Ahsan was the second and then first secretary at the Embassy of Bangladesh in Kenya from December 1997 to February 2002. He was then appointed assistant secretary at the Ministry of Foreign Affairs. From May 2002 to September 2004, he was the director of SAARC at the Ministry of Foreign Affairs. From September 2004 to August 2008, he was a counsellor at the embassy of Bangladesh in Italy.

Ahsan was the deputy chief of mission at the Embassy of Bangladesh in the United States from September 2008 to February 2011. He was the director general of external publicity from March 2011 to January 2012. He was the director general of Europe at the Ministry of Foreign Affairs from January to April 2013. He was the director general of external publicity from January 2013 to April 2014.

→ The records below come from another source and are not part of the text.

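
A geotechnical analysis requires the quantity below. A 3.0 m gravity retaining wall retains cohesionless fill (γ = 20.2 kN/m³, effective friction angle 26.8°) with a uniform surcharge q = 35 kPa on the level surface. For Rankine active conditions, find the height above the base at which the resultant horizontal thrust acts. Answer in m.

1.27 m

K_a = 0.3785.
Triangular part P₁ = ½K_aγH² = 34.40 at H/3 = 1.000 m; rectangular part P₂ = K_a q H = 39.74 at H/2 = 1.500 m.
ȳ = (P₁·1.000 + P₂·1.500)/(P₁+P₂) = 1.268 m.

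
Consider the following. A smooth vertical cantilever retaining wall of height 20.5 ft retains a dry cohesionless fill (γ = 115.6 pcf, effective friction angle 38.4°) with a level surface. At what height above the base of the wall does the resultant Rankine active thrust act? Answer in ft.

K_a = 0.2337.
The pressure distribution is triangular, so the resultant acts at H/3 above the base = 20.5/3 = 6.833 ft.

6.83 ft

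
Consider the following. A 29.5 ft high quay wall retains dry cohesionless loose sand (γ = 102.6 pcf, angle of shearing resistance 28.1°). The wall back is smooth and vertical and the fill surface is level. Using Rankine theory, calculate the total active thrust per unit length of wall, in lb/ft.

16100 lb/ft

K_a = tan²(45° − φ/2) = 0.3596.
P_a = ½ K_a γ H² = 0.5 × 0.3596 × 102.6 × 29.5² = 16050 lb/ft.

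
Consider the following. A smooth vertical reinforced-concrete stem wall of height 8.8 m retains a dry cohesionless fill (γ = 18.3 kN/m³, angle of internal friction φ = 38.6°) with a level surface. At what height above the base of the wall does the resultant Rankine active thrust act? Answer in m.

2.93 m

K_a = 0.2316.
The pressure distribution is triangular, so the resultant acts at H/3 above the base = 8.8/3 = 2.933 m.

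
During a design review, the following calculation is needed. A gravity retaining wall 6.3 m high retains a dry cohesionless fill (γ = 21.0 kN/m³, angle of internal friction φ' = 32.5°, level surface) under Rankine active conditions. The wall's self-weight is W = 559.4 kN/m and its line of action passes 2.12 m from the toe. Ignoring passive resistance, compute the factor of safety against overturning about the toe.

4.50

K_a = tan²(45° − 32.5°/2) = 0.3010.
P_a = ½K_aγH² = 0.5×0.3010×21.0×6.3² = 125.4 kN/m, acting at H/3 = 2.100 m above the base.
Overturning moment M_o = P_a × H/3 = 125.4 × 2.100 = 263.4.
Resisting moment M_r = W × 2.12 = 559.4 × 2.12 = 1186.
FS_overturning = M_r/M_o = 1186/263.4 = 4.502.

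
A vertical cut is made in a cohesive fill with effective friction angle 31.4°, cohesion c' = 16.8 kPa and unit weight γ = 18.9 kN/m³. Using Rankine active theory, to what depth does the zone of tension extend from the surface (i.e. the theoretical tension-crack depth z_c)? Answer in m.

K_a = tan²(45° − 31.4°/2) = 0.3149; √K_a = 0.5612.
The active pressure is zero where K_a γ z = 2c√K_a, so z_c = 2c/(γ√K_a) = 2×16.8/(18.9×0.5612) = 3.168 m.

3.17 m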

Ahsan was the consul general of Bangladesh in New York City from April 2014 to May 2018. Ahsan was appointed the ambassador of Bangladesh to Nigeria in March 2018. He served in Nigeria till November 2020. He was accredited as the ambassador of Bangladesh to Angola, Ambassador of Bangladesh to Gambia, ambassador of Bangladesh to Liberia and ambassador of Bangladesh to the Republic of Congo during his time in Nigeria.

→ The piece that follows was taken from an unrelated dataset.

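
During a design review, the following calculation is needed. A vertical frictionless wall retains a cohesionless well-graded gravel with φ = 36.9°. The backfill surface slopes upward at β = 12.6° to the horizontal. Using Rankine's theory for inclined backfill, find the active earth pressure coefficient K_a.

K_a = cos β · (cos β − √(cos²β − cos²φ)) / (cos β + √(cos²β − cos²φ)).
cos β = 0.9759, cos φ = 0.7997, √(cos²β − cos²φ) = 0.5594.
K_a = 0.9759 × (0.9759 − 0.5594)/(0.9759 + 0.5594) = 0.2648.

0.265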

In August 2020, Ahsan was appointed the ambassador of Bangladesh to Italy. In July 2023, the government of Bangladesh decided to appoint him the next high commissioner of Bangladesh to Malaysia replacing Ambassador Md Golam Sarwar. He would be replaced by Md. Monirul Islam, ambassador of Bangladesh to Egypt.

== Personal life ==
Ahsan is married to Pandora Chowdhury.

== See also ==
M Shameem Ahsan, joined the Bangladesh Civil Service in the foreign service cadre in 1984.